Although you probably won’t be able to get the same exact score because of multiple versions the lender may have, you can get a snapshot of your credit that is very close to the commercial version actually used. If you can’t find out which score is used, any score will do to establish a benchmark of where your credit report ranks and then to track improvement.
As you study your credit reports, you may be surprised by how many accounts you find. Because your report lists negative information for seven years (longer exceptions, such as government debts and bankruptcy, also exist) and positive information for much longer, you’re likely to see accounts, referred to as trade lines, that you’ve forgotten about, and perhaps even some that you didn’t realize you still had.
Some creditors, like retail stores, don’t close accounts, even if you haven’t used them in years. Your task is to play credit archeologist and sift through the trade lines — current and ancient — and identify errors and inaccuracies.

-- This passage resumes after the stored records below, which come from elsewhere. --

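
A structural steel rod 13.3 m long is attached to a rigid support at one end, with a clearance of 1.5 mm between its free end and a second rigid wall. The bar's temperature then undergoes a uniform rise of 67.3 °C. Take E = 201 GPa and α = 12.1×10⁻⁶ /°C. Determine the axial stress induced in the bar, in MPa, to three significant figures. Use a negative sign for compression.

-141 MPa

Free thermal expansion αLΔT = 12.1e-6 · 13300 · 67.3 = 10.83 mm.
The walls engage after the gap closes; constrained expansion = 10.83 − 1.5 = 9.331 mm.
The walls impose strain ε = −(9.331)/13300 = -7.0155e-04; σ = Eε = 201000 · -7.0155e-04 = -141 MPa.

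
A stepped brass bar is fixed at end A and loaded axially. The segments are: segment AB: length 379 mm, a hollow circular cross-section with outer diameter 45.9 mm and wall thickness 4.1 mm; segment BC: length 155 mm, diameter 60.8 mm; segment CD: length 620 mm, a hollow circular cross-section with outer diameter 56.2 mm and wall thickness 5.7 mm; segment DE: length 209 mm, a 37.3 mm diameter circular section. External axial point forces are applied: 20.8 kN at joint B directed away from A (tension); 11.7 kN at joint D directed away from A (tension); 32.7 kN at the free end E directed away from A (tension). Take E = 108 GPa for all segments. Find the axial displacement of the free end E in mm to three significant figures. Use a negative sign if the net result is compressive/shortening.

0.787 mm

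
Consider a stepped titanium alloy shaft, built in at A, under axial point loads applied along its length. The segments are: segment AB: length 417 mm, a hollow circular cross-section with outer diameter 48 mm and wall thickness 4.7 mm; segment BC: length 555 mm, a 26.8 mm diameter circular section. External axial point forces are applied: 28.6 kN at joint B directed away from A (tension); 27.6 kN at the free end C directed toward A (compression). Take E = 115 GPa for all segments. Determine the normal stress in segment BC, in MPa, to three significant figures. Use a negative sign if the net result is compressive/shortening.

Internal axial forces (sectioning from the free end, tension +): N_BC = -27.6 kN, N_AB = 1 kN.
A_BC = 564.1 mm².
σ_BC = N_BC/A_BC = -27600/564.1 = -48.93 MPa.

-48.9 MPa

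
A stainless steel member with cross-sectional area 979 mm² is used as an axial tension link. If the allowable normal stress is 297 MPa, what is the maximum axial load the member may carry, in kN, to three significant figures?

P_max = σ_allow · A = 297 · 979 = 290800 N = 290.8 kN.

291 kN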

Here’s what you should look for in particular:
Verify that your name, address, birthdate, and Social Security number are correct. Variations on your name are okay. With all the data moving through the financial reporting system, however, a Jr. or Sr. can easily be missed, or confusion over a II or III designation may occur.

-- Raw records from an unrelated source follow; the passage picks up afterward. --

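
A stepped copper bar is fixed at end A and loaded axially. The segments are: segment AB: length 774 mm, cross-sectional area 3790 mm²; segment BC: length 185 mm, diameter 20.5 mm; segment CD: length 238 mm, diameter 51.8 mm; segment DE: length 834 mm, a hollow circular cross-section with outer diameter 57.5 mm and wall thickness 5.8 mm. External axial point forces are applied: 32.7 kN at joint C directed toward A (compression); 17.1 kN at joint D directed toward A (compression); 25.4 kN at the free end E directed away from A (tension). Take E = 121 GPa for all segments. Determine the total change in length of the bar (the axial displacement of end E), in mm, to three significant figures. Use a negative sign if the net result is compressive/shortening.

0.0394 mm

Internal axial forces (sectioning from the free end, tension +): N_DE = 25.4 kN, N_CD = 8.3 kN, N_BC = -24.4 kN, N_AB = -24.4 kN.
A_BC = 330.1 mm².
A_CD = 2107 mm².
A_DE = 942 mm².
δ_AB = -24400·774/(3790·121000) = -0.04118 mm
δ_BC = -24400·185/(330.1·121000) = -0.113 mm
δ_CD = 8300·238/(2107·121000) = 0.007747 mm
δ_DE = 25400·834/(942·121000) = 0.1858 mm
δ = Σδ_i = 0.03938 mm.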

Look to see whether account activity is being reported correctly. If you see accounts that are familiar but activity that isn’t — such as a late-payment notation when you don’t recall having been late — report that error to the credit bureau. An account you don’t recognize may be a simple misposting of data from someone else’s report, or it may be a sign of something more serious, like identity theft.

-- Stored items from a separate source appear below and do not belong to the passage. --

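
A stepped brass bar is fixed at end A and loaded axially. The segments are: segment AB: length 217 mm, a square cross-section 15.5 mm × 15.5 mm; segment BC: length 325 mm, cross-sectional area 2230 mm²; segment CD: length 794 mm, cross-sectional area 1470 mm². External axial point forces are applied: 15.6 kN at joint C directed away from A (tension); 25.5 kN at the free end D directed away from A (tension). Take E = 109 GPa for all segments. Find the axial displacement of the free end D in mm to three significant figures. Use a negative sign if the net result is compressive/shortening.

Internal axial forces (sectioning from the free end, tension +): N_CD = 25.5 kN, N_BC = 41.1 kN, N_AB = 41.1 kN.
A_AB = 240.2 mm².
δ_AB = 41100·217/(240.2·109000) = 0.3406 mm
δ_BC = 41100·325/(2230·109000) = 0.05495 mm
δ_CD = 25500·794/(1470·109000) = 0.1264 mm
δ = Σδ_i = 0.5219 mm.

0.522 mm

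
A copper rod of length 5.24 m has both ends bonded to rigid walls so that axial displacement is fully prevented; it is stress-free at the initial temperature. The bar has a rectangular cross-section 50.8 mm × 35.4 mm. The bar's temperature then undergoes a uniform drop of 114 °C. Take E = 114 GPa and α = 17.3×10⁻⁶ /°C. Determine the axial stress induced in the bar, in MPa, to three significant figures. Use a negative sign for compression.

Free thermal expansion αLΔT = 17.3e-6 · 5240 · -114 = -10.33 mm.
The walls impose strain ε = −(-10.33)/5240 = 1.9722e-03; σ = Eε = 114000 · 1.9722e-03 = 224.8 MPa.

225 MPa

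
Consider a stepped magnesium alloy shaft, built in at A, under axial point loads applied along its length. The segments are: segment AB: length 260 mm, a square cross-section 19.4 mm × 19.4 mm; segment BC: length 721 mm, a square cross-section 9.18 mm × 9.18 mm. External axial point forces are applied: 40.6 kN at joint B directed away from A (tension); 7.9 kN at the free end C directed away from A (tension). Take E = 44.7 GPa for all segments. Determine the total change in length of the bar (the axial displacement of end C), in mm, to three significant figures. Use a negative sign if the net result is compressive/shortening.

2.26 mm

Internal axial forces (sectioning from the free end, tension +): N_BC = 7.9 kN, N_AB = 48.5 kN.
A_AB = 376.4 mm².
A_BC = 84.27 mm².
δ_AB = 48500·260/(376.4·44700) = 0.7496 mm
δ_BC = 7900·721/(84.27·44700) = 1.512 mm
δ = Σδ_i = 2.262 mm.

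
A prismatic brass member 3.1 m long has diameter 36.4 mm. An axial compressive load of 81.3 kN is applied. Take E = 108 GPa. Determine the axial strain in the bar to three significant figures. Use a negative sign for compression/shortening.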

Look out for accounts from banks or stores with which you’ve never done business. Someone else’s account information may have been added to your credit report because of a misspelled name, a wrong address, or an incorrect Social Security number. Sometimes an account purchase results in a new trade line on your report. Dispute the account using the instructions on your credit report if you aren’t sure about it.
Identify and verify any accounts that show negative activity. Negative activity can include anything from a late payment to a charge-off or bankruptcy notation. Make sure that this negative information is accurate. Remember, 25 percent of reports contain errors. Also, some negatives are much more serious than others. For example, a 90-day delinquency is more serious than a 30-day delinquency. Recent negative items are more serious than older ones.
Be sure that an account that moved from one source to another is listed as open only once. Bank and store mergers can result in multiple entries for the same account. Multiple entries can make it look like you have excessive amounts of credit available.
Look for overdraft protection lines of credit. These lines of credit may be reported to the bureaus even after you close the accounts that the lines were meant to support. Reporting these lines of credit as closed reduces your outstanding credit and can be helpful if you are trying to add new credit.
If you make a correction to your file, the change may not be reflected in your credit report right away if the creditor doesn’t generally report to that credit bureau every month. If you’re in the process of applying for a loan, ask whether your lender offers a rapid rescore product for sale.
Developed by the three major credit bureaus, rapid rescore is essentially an unscheduled update to the information on your credit report. If a recent action (such as closing a card) helps your credit score, then it can be expedited to the bureau as soon as it’s made. The credit bureau can then update your file so that you can get an updated score in days, not weeks.